The Home Front

On Taking Your Kids to the 9/11 Memorials

We live 50 miles outside D.C., but we haven’t gone to the Pentagon Memorial yet. Our oldest daughter lives in NYC, but we haven’t been to Ground Zero with her siblings. I am a founding donor for the Flight 93 Memorial in Shanksville, but we haven’t made the trek there either. This piece by Judy Berna from Wired has strengthened my resolve that we need to rectify this sooner rather than later.
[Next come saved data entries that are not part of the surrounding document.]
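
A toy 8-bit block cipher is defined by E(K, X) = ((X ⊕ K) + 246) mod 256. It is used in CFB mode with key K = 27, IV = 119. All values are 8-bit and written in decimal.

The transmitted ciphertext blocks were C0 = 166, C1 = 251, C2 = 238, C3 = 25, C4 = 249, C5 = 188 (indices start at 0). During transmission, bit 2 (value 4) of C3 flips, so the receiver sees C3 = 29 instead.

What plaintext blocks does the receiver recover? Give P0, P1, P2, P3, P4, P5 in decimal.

CFB decryption: P_i = C_i ⊕ E(K, C_{i−1}), with C_{−1} = IV.
Only C3 changed, to 29. In CFB, a change in C_i flips the same bit in P_i and garbles P_{i+1}. Decrypting the received ciphertext:
P0: E(K, 119) = 98; 166 ⊕ 98 = 196.
P1: E(K, 166) = 179; 251 ⊕ 179 = 72.
P2: E(K, 251) = 214; 238 ⊕ 214 = 56.
P3: E(K, 238) = 235; 29 ⊕ 235 = 246.
P4: E(K, 29) = 252; 249 ⊕ 252 = 5.
P5: E(K, 249) = 216; 188 ⊕ 216 = 100.
Blocks that differ from the original plaintext: P3, P4.

P0 = 196, P1 = 72, P2 = 56, P3 = 246, P4 = 5, P5 = 100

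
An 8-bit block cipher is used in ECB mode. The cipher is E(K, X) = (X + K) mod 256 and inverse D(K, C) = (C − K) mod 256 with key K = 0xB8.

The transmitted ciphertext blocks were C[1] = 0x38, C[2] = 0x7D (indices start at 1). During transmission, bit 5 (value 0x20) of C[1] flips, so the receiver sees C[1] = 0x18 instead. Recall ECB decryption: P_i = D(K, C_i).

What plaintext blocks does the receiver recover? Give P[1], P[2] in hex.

P[1] = 0x60, P[2] = 0xC5

Only C[1] changed, to 0x18. In ECB, a change in C_i affects only P_i. Decrypting the received ciphertext:
P[1]: D(K, 0x18) = 0x60.
P[2]: D(K, 0x7D) = 0xC5.
Blocks that differ from the original plaintext: P[1].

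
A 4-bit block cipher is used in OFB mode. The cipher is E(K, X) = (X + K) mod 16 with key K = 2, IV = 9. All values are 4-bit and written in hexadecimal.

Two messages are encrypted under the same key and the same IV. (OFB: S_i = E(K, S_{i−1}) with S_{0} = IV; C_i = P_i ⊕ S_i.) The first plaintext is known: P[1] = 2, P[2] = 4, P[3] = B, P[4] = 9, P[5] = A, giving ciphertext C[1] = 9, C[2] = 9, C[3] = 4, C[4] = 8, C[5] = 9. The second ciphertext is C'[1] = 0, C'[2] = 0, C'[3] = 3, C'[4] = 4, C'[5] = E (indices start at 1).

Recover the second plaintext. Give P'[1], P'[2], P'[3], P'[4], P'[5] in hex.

P'[1] = B, P'[2] = D, P'[3] = C, P'[4] = 5, P'[5] = D

In OFB with a reused IV, both messages share the same keystream S_i, so C_i ⊕ C'_i = P_i ⊕ P'_i and thus P'_i = P_i ⊕ C_i ⊕ C'_i.
P'[1]: 2 ⊕ 9 ⊕ 0 = B.
P'[2]: 4 ⊕ 9 ⊕ 0 = D.
P'[3]: B ⊕ 4 ⊕ 3 = C.
P'[4]: 9 ⊕ 8 ⊕ 4 = 5.
P'[5]: A ⊕ 9 ⊕ E = D.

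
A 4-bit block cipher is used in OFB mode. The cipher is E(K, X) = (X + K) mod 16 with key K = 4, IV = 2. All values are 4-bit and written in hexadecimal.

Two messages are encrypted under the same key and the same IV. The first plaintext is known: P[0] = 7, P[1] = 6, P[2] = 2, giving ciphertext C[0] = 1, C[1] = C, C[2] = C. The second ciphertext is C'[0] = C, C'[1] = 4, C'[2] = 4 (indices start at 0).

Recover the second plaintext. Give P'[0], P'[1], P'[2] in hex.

In OFB with a reused IV, both messages share the same keystream S_i, so C_i ⊕ C'_i = P_i ⊕ P'_i and thus P'_i = P_i ⊕ C_i ⊕ C'_i.
P'[0]: 7 ⊕ 1 ⊕ C = A.
P'[1]: 6 ⊕ C ⊕ 4 = E.
P'[2]: 2 ⊕ C ⊕ 4 = A.

P'[0] = A, P'[1] = E, P'[2] = A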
Our children have seen all three crash sites from 9/11 and have clear memories of seeing the bombing site in Oklahoma City. It’s not that we have a morbid fascination with tragedy. I take my children to these sites so they can feel history. I spent my childhood reading history in books and never really connecting it to the outside world. My husband and I wanted our children to hear about something that happened in our country and say, “I know about that. I saw that monument. I stood by that fountain. I rubbed a name off that long black wall. I gazed over that field with my family. I know about that.”
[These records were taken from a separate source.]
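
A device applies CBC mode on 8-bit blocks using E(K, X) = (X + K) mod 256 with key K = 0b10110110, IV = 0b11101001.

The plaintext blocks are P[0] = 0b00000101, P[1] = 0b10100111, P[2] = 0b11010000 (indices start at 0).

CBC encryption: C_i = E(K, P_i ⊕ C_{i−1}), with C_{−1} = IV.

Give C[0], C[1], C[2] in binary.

C[0]: P[0] ⊕ 0b11101001 = 0b11101100; E(K, 0b11101100) = 0b10100010.
C[1]: P[1] ⊕ 0b10100010 = 0b00000101; E(K, 0b00000101) = 0b10111011.
C[2]: P[2] ⊕ 0b10111011 = 0b01101011; E(K, 0b01101011) = 0b00100001.

C[0] = 0b10100010, C[1] = 0b10111011, C[2] = 0b00100001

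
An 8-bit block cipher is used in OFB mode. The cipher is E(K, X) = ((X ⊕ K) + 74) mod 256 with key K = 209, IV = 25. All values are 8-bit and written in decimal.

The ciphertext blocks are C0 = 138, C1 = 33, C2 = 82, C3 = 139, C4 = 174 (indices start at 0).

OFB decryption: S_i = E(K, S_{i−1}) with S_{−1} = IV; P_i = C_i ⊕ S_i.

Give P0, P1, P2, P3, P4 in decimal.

P0: S = E(K, 25) = 18; 138 ⊕ 18 = 152.
P1: S = E(K, 18) = 13; 33 ⊕ 13 = 44.
P2: S = E(K, 13) = 38; 82 ⊕ 38 = 116.
P3: S = E(K, 38) = 65; 139 ⊕ 65 = 202.
P4: S = E(K, 65) = 218; 174 ⊕ 218 = 116.

P0 = 152, P1 = 44, P2 = 116, P3 = 202, P4 = 116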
…It’s important that we remember. Not to dredge up the horrible acts that caused our grief. But to never forget the people whose lives were cut short, and the families whose dinner tables will never again be complete. Don’t forget to tell your children the stories, this week, and for years to come. It’s their history too. Take them to the walls. Walk them through the gardens. Let them touch the cold steel monuments. They need to understand how important it is, how incredibly important it is, that we never forget. And that through all tragedy, life goes on.

 

 

Judy Berna’s husband with three of their children at the field in Shanksville.